June 18, 2008

Some people never learn:

“I don’t think the lessons of Iraq necessarily discredit liberal internationalism, or realism, or neoconservatism, or any of the many theories of U.S. engagement with the world that were invoked to justify support for the war. I don’t come away from the events of the last five years convinced that we should never intervene abroad on purely humanitarian grounds, or that we should never go to war without an international body’s authorization, or that the whole of American Middle East policy since 1991 (or 1945) has been discredited, or even that we should never launch wars of pre-emption. I come away from them convinced of a point that’s simultaneously narrower in scope, but more universal in its application: That whatever theory we take as our guide to international affairs, we need to proceed with greater caution than America displayed in the aftermath of 9/11 about the efficacy of military force, and the costs and consequences of using it.”

That’s someone named Ross Douthet, a blogger for The Atlantic: he’s supposed to be some sort of conservative, although what sort eludes me. Of course, if you go to The Atlantic for your conservative fix, then you’re probably the type who goes to McDonald’s for the salad. 

It’s the new conservatism, otherwise known as Bizarro-conservatism, which I’ve discussed before. In Bizarro World, up is down, right is left, and a conservative is someone who refuses to learn from history. Nothing is ever proven. We’ll still get to have plenty of preemptive fun, blowing up entire countries and rampaging throughout the Middle East,at least until we go bankrupt.

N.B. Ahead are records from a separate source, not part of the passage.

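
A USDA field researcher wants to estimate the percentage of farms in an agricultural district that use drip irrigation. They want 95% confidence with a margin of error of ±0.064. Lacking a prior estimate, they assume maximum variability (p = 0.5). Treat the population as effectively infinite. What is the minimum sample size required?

235

For 95% confidence, z = 1.96.
With p = 0.5, p(1−p) = 0.25.
n = z²·p(1−p)/E² = 1.96² × 0.2500 / 0.064² = 3.8416 × 0.2500 / 0.004096 ≈ 234.47.
Rounding up gives n = 235.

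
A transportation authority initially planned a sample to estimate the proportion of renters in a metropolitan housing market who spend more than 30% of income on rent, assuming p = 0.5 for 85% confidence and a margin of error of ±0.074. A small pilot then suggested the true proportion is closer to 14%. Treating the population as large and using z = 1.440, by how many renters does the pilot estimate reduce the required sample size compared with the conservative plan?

Conservative (p = 0.5): n = 1.440² × 0.25 / 0.074² ≈ 94.67 → 95.
Using p = 0.14: p(1−p) = 0.1204, so n = 1.440² × 0.1204 / 0.074² ≈ 45.59 → 46.
Reduction: 95 − 46 = 49.

49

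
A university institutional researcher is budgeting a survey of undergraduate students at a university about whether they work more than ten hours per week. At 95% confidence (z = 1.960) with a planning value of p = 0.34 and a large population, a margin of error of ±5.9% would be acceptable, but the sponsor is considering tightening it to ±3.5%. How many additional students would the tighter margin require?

At ±5.9%: n = 1.960² × 0.2244 / 0.059² ≈ 247.65 → 248.
At ±3.5%: n = 1.960² × 0.2244 / 0.035² ≈ 703.72 → 704.
Additional respondents: 704 − 248 = 456.

456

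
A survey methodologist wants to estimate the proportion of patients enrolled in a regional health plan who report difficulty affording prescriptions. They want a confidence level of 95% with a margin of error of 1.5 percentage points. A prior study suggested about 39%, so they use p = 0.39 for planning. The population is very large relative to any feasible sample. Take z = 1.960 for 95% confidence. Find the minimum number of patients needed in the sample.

With p = 0.39, p(1−p) = 0.2379.
n = z²·p(1−p)/E² = 1.960² × 0.2379 / 0.015² = 3.8416 × 0.2379 / 0.000225 ≈ 4061.85.
Rounding up gives n = 4062.

4062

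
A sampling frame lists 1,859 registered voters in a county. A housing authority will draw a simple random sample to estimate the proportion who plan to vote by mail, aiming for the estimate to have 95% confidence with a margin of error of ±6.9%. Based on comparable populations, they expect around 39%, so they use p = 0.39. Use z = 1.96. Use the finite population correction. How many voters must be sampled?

Unadjusted: n₀ = 1.96² × 0.39 × 0.61 / 0.069² ≈ 191.96, so n₀ = 192.
Finite population correction with N = 1,859: n = n₀ / (1 + (n₀−1)/N) = 192 / (1 + 191/1859) = 192 / 1.1027 ≈ 174.11.
Rounding up, n = 175.

175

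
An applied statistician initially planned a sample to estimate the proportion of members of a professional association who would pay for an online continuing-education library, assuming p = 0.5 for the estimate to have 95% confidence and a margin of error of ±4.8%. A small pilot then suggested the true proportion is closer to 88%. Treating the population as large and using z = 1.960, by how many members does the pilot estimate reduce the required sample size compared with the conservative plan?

240

Conservative (p = 0.5): n = 1.960² × 0.25 / 0.048² ≈ 416.84 → 417.
Using p = 0.88: p(1−p) = 0.1056, so n = 1.960² × 0.1056 / 0.048² ≈ 176.07 → 177.
Reduction: 417 − 177 = 240.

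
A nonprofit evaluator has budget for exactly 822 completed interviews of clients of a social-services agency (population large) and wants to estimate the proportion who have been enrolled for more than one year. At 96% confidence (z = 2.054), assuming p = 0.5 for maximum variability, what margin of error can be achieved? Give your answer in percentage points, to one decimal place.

3.6

SE(p̂) = √[p(1−p)/n] = √[0.2500/822] = 0.01744.
E = z × SE = 2.054 × 0.01744 = 0.03582, or 3.6 percentage points.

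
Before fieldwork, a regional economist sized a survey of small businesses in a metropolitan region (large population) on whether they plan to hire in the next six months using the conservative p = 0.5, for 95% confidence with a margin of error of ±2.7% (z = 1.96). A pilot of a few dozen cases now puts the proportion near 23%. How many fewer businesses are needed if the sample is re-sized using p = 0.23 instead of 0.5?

384

Conservative (p = 0.5): n = 1.96² × 0.25 / 0.027² ≈ 1317.42 → 1318.
Using p = 0.23: p(1−p) = 0.1771, so n = 1.96² × 0.1771 / 0.027² ≈ 933.26 → 934.
Reduction: 1318 − 934 = 384.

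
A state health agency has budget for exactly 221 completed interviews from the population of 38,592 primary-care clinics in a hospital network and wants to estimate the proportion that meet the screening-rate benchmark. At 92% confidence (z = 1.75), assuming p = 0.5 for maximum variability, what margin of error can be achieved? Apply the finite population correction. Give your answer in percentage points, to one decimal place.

Finite-population factor: (N−n)/(N−1) = (38592−221)/(38592−1) = 0.9943.
SE(p̂) = √[p(1−p)/n · (N−n)/(N−1)] = √[0.2500/221 × 0.9943] = 0.03354.
E = z × SE = 1.75 × 0.03354 = 0.05869 ≈ 5.9 percentage points.

5.9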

Bizarro-cons like Douthet like to dress up their essential nihilism in the grey, inauspicious garb of workaday pragmatism, but the hubris that is the fatal affliction of our ruling classes gives their game away. In short, a Bizarro-con is just another species of neocon, albeit one with much less flamboyant plumage. Our war-birds are a many-feathered lot, but all are united in their Bourbon determination to regret nothing, and learn nothning, from the past eight disastrous years.

American foreign policy, according to this view, is a roaring success, instead of the trainwreck it has become—because, in Bizarro terms, failure is success. By this measure, the invasion and occupation of Iraq is a triumph unequaled in our history, instead of the biggest military blunder since Napoleon’s invasion of Russia.

And, of course, in Bizarro World, neoconservatism is not discredited, as it would be in a universe that made sense. Instead, it has merely morphed into Bizarro-conservatism, a doctrine consonant with the unnaural laws of a parallel world so far removed from “the reality-based community” that the distance can only be measured in light-years.